6 The original statutory provision that provided for judicial review of certain whistleblower claims by any court of appeals of competent jurisdiction expired on December 27, 2017. The All Circuit Review Act, signed into law by the President on July 7, 2018, permanently allows appellants to file petitions for judicial review of MSPB decisions in certain whistleblower reprisal cases with the U.S. Court of Appeals for the Federal Circuit or any other circuit court of appeals of competent jurisdiction. The All Circuit Review Act is retroactive to November 26, 2017. Pub.
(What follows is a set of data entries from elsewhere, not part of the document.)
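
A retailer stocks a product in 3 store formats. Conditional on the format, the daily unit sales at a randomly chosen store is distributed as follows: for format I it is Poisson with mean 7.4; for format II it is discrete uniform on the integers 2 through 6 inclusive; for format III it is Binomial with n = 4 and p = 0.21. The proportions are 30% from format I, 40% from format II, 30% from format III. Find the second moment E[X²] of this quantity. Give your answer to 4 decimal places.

26.2588

For each component E[X²] = Var + (mean)², giving I: 62.16; II: 18; III: 1.3692.
Overall E[X²] = 0.3·62.16 + 0.4·18 + 0.3·1.3692 = 26.2588.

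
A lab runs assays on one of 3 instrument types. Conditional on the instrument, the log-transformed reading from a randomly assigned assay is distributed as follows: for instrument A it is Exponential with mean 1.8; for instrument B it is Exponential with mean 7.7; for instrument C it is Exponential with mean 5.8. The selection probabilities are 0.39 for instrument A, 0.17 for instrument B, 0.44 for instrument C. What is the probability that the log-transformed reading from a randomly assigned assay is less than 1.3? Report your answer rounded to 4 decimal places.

Conditional on each instrument, P(X < 1.3): A: 0.514328; B: 0.155349; C: 0.200795.
By total probability, P(X < 1.3) = 0.39·0.514328 + 0.17·0.155349 + 0.44·0.200795 = 0.315347.

0.3153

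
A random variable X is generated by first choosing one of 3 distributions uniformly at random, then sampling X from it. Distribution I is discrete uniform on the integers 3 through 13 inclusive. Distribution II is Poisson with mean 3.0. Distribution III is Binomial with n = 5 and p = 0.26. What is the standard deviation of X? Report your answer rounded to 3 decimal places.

Per component, I: μ=8, E[X²]=74; II: μ=3, E[X²]=12; III: μ=1.3, E[X²]=2.652.
E[X] = 0.333333·8 + 0.333333·3 + 0.333333·1.3 = 4.1.
E[X²] = 0.333333·74 + 0.333333·12 + 0.333333·2.652 = 29.5507.
Var(X) = E[X²] − (E[X])² = 29.5507 − 16.81 = 12.7407.
SD(X) = √12.7407 = 3.56941.

3.569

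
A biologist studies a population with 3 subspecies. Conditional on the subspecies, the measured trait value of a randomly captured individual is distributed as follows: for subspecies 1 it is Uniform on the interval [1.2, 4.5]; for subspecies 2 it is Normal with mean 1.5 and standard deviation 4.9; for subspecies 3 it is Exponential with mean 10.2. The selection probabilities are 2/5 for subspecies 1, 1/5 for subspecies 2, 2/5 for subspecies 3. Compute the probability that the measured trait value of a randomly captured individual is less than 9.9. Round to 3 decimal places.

0.840

Conditional on each subspecies, P(X < 9.9): 1: 1; 2: 0.956762; 3: 0.62114.
By total probability, P(X < 9.9) = 0.4·1 + 0.2·0.956762 + 0.4·0.62114 = 0.839808.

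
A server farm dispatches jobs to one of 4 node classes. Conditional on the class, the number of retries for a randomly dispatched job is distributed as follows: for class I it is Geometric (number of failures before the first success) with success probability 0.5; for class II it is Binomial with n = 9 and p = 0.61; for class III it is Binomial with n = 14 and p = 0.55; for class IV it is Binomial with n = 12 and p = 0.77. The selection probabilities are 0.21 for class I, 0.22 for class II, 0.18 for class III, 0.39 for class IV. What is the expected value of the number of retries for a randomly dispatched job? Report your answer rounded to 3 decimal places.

6.407

Component means — I: 1; II: 5.49; III: 7.7; IV: 9.24.
E[X] = 0.21·1 + 0.22·5.49 + 0.18·7.7 + 0.39·9.24 = 6.4074.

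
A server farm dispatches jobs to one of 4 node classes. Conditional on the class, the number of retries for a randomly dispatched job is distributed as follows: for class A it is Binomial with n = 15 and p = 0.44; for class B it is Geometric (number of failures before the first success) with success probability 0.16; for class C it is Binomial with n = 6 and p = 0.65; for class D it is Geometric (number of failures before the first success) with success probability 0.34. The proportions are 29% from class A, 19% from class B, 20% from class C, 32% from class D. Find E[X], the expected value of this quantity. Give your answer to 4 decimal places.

Component means — A: 6.6; B: 5.25; C: 3.9; D: 1.94118.
E[X] = 0.29·6.6 + 0.19·5.25 + 0.2·3.9 + 0.32·1.94118 = 4.31268.

4.3127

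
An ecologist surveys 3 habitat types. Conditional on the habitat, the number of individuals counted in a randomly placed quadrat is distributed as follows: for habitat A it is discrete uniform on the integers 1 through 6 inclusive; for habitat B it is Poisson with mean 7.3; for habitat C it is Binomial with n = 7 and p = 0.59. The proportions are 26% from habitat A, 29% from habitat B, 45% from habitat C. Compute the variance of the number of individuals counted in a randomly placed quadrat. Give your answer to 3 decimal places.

Per component, A: μ=3.5, E[X²]=15.1667; B: μ=7.3, E[X²]=60.59; C: μ=4.13, E[X²]=18.7502.
E[X] = 0.26·3.5 + 0.29·7.3 + 0.45·4.13 = 4.8855.
E[X²] = 0.26·15.1667 + 0.29·60.59 + 0.45·18.7502 = 29.952.
Var(X) = E[X²] − (E[X])² = 29.952 − 23.8681 = 6.08391.

6.084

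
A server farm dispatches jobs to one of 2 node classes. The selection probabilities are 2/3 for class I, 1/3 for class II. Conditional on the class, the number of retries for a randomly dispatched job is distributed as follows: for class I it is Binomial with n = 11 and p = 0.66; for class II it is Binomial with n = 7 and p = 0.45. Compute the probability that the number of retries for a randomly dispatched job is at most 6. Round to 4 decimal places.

0.5360

Conditional on each class, P(X ≤ 6): I: 0.30585; II: 0.996263.
By total probability, P(X ≤ 6) = 0.666667·0.30585 + 0.333333·0.996263 = 0.535988.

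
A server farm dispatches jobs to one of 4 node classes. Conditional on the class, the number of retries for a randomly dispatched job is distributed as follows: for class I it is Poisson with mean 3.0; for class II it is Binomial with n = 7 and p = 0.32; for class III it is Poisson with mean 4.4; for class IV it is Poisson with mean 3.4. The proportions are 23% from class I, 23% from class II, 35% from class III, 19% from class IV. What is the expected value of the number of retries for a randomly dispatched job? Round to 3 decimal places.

Component means — I: 3; II: 2.24; III: 4.4; IV: 3.4.
E[X] = 0.23·3 + 0.23·2.24 + 0.35·4.4 + 0.19·3.4 = 3.3912.

3.391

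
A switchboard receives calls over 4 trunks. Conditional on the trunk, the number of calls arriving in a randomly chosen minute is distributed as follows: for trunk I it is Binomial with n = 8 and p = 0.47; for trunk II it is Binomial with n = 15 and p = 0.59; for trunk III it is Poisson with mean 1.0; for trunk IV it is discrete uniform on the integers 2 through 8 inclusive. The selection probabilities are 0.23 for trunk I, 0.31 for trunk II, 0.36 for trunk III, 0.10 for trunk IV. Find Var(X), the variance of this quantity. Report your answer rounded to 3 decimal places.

12.769

Per component, I: μ=3.76, E[X²]=16.1304; II: μ=8.85, E[X²]=81.951; III: μ=1, E[X²]=2; IV: μ=5, E[X²]=29.
E[X] = 0.23·3.76 + 0.31·8.85 + 0.36·1 + 0.1·5 = 4.4683.
E[X²] = 0.23·16.1304 + 0.31·81.951 + 0.36·2 + 0.1·29 = 32.7348.
Var(X) = E[X²] − (E[X])² = 32.7348 − 19.9657 = 12.7691.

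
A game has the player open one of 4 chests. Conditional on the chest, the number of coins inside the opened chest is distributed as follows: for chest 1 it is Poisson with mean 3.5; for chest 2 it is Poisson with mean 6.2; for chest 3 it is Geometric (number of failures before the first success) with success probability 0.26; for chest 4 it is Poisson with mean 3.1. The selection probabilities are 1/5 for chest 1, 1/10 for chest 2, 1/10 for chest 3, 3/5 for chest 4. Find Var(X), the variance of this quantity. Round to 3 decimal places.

Per component, 1: μ=3.5, E[X²]=15.75; 2: μ=6.2, E[X²]=44.64; 3: μ=2.84615, E[X²]=19.0473; 4: μ=3.1, E[X²]=12.71.
E[X] = 0.2·3.5 + 0.1·6.2 + 0.1·2.84615 + 0.6·3.1 = 3.46462.
E[X²] = 0.2·15.75 + 0.1·44.64 + 0.1·19.0473 + 0.6·12.71 = 17.1447.
Var(X) = E[X²] − (E[X])² = 17.1447 − 12.0036 = 5.14117.

5.141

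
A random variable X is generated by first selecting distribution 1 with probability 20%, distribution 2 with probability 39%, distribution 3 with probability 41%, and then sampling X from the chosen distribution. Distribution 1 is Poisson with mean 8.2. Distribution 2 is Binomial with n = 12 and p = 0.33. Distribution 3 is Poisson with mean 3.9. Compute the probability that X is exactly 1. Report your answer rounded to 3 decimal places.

Conditional on each component, P(X = 1): 1: 0.00225216; 2: 0.0483635; 3: 0.0789435.
By total probability, P(X = 1) = 0.2·0.00225216 + 0.39·0.0483635 + 0.41·0.0789435 = 0.051679.

0.052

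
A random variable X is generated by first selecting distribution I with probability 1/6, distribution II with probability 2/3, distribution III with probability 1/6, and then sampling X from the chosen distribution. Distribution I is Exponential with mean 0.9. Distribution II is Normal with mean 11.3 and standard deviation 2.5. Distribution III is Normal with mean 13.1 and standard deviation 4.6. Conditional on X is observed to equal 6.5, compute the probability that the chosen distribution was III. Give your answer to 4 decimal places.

Likelihoods f(6.5 | ·): I: 0.000811309; II: 0.0252626; III: 0.0309837.
Posterior ∝ prior × likelihood. Numerator for III: 0.166667·0.0309837 = 0.00516394.
Normalizing constant: 0.166667·0.000811309 + 0.666667·0.0252626 + 0.166667·0.0309837 = 0.0221409.
P(III | observation) = 0.00516394 / 0.0221409 = 0.233231.

0.2332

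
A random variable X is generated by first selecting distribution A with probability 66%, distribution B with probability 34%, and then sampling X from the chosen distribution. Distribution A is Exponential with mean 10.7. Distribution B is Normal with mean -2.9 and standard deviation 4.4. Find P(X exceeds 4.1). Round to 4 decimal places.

Conditional on each component, P(X > 4.1): A: 0.681692; B: 0.055815.
By total probability, P(X > 4.1) = 0.66·0.681692 + 0.34·0.055815 = 0.468894.

0.4689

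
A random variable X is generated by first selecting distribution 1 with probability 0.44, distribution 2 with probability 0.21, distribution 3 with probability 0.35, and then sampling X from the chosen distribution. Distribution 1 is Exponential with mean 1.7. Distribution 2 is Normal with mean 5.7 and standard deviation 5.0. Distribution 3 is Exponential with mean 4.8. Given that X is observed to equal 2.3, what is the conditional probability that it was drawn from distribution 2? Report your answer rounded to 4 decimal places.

0.1061

Likelihoods f(2.3 | ·): 1: 0.152046; 2: 0.0633186; 3: 0.129021.
Posterior ∝ prior × likelihood. Numerator for 2: 0.21·0.0633186 = 0.0132969.
Normalizing constant: 0.44·0.152046 + 0.21·0.0633186 + 0.35·0.129021 = 0.125355.
P(2 | observation) = 0.0132969 / 0.125355 = 0.106074.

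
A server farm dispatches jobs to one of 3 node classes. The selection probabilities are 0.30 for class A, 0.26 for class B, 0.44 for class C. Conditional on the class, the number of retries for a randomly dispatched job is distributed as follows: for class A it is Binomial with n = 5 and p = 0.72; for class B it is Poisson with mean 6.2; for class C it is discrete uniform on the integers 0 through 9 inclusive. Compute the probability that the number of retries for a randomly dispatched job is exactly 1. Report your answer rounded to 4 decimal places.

0.0539

Conditional on each class, P(X = 1): A: 0.0221276; B: 0.0125825; C: 0.1.
By total probability, P(X = 1) = 0.3·0.0221276 + 0.26·0.0125825 + 0.44·0.1 = 0.0539097.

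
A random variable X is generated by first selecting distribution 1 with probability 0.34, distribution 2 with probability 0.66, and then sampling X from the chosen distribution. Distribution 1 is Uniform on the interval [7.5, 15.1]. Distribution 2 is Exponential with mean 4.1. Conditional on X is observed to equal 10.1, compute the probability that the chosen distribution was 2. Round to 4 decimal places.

Likelihoods f(10.1 | ·): 1: 0.131579; 2: 0.0207668.
Posterior ∝ prior × likelihood. Numerator for 2: 0.66·0.0207668 = 0.0137061.
Normalizing constant: 0.34·0.131579 + 0.66·0.0207668 = 0.0584429.
P(2 | observation) = 0.0137061 / 0.0584429 = 0.234521.

0.2345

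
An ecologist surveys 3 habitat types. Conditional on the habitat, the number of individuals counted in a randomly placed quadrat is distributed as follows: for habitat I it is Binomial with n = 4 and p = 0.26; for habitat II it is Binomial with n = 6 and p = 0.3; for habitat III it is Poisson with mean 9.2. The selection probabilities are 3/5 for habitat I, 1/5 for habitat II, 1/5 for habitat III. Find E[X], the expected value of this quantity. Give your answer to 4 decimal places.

2.8240

Component means — I: 1.04; II: 1.8; III: 9.2.
E[X] = 0.6·1.04 + 0.2·1.8 + 0.2·9.2 = 2.824.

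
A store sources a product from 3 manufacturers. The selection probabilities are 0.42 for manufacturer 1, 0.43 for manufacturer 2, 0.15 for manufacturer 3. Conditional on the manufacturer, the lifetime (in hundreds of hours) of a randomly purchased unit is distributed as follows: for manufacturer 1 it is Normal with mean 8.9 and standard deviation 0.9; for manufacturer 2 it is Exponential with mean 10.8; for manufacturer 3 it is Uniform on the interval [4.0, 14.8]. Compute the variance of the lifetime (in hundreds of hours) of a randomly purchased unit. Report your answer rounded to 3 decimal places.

Per component, 1: μ=8.9, E[X²]=80.02; 2: μ=10.8, E[X²]=233.28; 3: μ=9.4, E[X²]=98.08.
E[X] = 0.42·8.9 + 0.43·10.8 + 0.15·9.4 = 9.792.
E[X²] = 0.42·80.02 + 0.43·233.28 + 0.15·98.08 = 148.631.
Var(X) = E[X²] − (E[X])² = 148.631 − 95.8833 = 52.7475.

52.748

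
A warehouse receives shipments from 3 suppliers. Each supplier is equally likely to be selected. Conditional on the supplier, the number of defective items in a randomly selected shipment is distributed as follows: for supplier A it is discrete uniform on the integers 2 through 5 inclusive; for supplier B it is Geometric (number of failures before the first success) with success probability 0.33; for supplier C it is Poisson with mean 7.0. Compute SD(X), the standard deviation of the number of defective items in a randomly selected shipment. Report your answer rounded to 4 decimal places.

3.0243

Per component, A: μ=3.5, E[X²]=13.5; B: μ=2.0303, E[X²]=10.2746; C: μ=7, E[X²]=56.
E[X] = 0.333333·3.5 + 0.333333·2.0303 + 0.333333·7 = 4.17677.
E[X²] = 0.333333·13.5 + 0.333333·10.2746 + 0.333333·56 = 26.5915.
Var(X) = E[X²] − (E[X])² = 26.5915 − 17.4454 = 9.14613.
SD(X) = √9.14613 = 3.02426.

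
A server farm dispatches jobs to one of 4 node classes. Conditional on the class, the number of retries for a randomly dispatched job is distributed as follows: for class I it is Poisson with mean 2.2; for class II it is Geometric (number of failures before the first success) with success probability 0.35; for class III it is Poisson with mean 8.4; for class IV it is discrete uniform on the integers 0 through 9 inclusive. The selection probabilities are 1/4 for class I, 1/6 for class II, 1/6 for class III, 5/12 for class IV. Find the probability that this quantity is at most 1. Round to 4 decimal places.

Conditional on each class, P(X ≤ 1): I: 0.35457; II: 0.5775; III: 0.00211375; IV: 0.2.
By total probability, P(X ≤ 1) = 0.25·0.35457 + 0.166667·0.5775 + 0.166667·0.00211375 + 0.416667·0.2 = 0.268578.

0.2686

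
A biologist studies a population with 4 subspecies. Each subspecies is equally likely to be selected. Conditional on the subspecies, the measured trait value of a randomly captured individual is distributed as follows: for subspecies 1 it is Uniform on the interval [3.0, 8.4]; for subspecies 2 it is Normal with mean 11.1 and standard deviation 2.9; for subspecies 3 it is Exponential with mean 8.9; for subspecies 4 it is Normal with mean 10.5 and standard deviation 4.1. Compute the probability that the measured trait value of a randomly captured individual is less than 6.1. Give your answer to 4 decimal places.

0.3135

Conditional on each subspecies, P(X < 6.1): 1: 0.574074; 2: 0.0423415; 3: 0.496108; 4: 0.141597.
By total probability, P(X < 6.1) = 0.25·0.574074 + 0.25·0.0423415 + 0.25·0.496108 + 0.25·0.141597 = 0.31353.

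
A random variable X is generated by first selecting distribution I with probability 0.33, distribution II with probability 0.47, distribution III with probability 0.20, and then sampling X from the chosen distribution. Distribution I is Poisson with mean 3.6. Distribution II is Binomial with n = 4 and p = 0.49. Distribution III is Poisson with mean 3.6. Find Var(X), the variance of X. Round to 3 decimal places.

3.048

Per component, I: μ=3.6, E[X²]=16.56; II: μ=1.96, E[X²]=4.8412; III: μ=3.6, E[X²]=16.56.
E[X] = 0.33·3.6 + 0.47·1.96 + 0.2·3.6 = 2.8292.
E[X²] = 0.33·16.56 + 0.47·4.8412 + 0.2·16.56 = 11.0522.
Var(X) = E[X²] − (E[X])² = 11.0522 − 8.00437 = 3.04779.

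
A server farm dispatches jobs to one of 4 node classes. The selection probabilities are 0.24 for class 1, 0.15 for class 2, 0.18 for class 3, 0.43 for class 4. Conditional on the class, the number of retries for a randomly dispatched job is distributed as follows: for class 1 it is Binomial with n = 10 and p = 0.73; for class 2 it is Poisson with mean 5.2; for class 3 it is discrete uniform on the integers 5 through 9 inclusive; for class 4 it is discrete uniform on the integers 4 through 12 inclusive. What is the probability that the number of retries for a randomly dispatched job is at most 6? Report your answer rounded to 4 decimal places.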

L. No. 115-195, 132 Stat. 1510. 14
If you submit a petition for judicial review to the U.S. Court of Appeals for the Federal Circuit, you must submit your petition to the court at the following address: U.S. Court of Appeals for the Federal Circuit 717 Madison Place, N.W. Washington, D.C. 20439
Additional information about the U.S. Court of Appeals for the Federal Circuit is available at the court’s website, www.cafc.uscourts.gov. Of particular relevance is the court’s “Guide for Pro Se Petitioners and Appellants,” which is contained within the court’s Rules of Practice, and Forms 5, 6, 10, and 11. If you are interested in securing pro bono representation for an appeal to the U.S. Court of Appeals for the Federal Circuit, you may visit our website at http://www.mspb.gov/probono for information regarding pro bono representation for Merit Systems Protection Board appellants before the Federal Circuit. The Board neither endorses the services provided by any attorney nor warrants that any attorney will accept representation in a given case. Contact information for the courts of appeals can be found at their respective websites, which can be accessed through the link below: http://www.uscourts.gov/Court_Locator/CourtWebsites.aspx .
FOR THE BOARD: ______________________________ Gina K. Grippando Clerk of the Board Washington, D.C.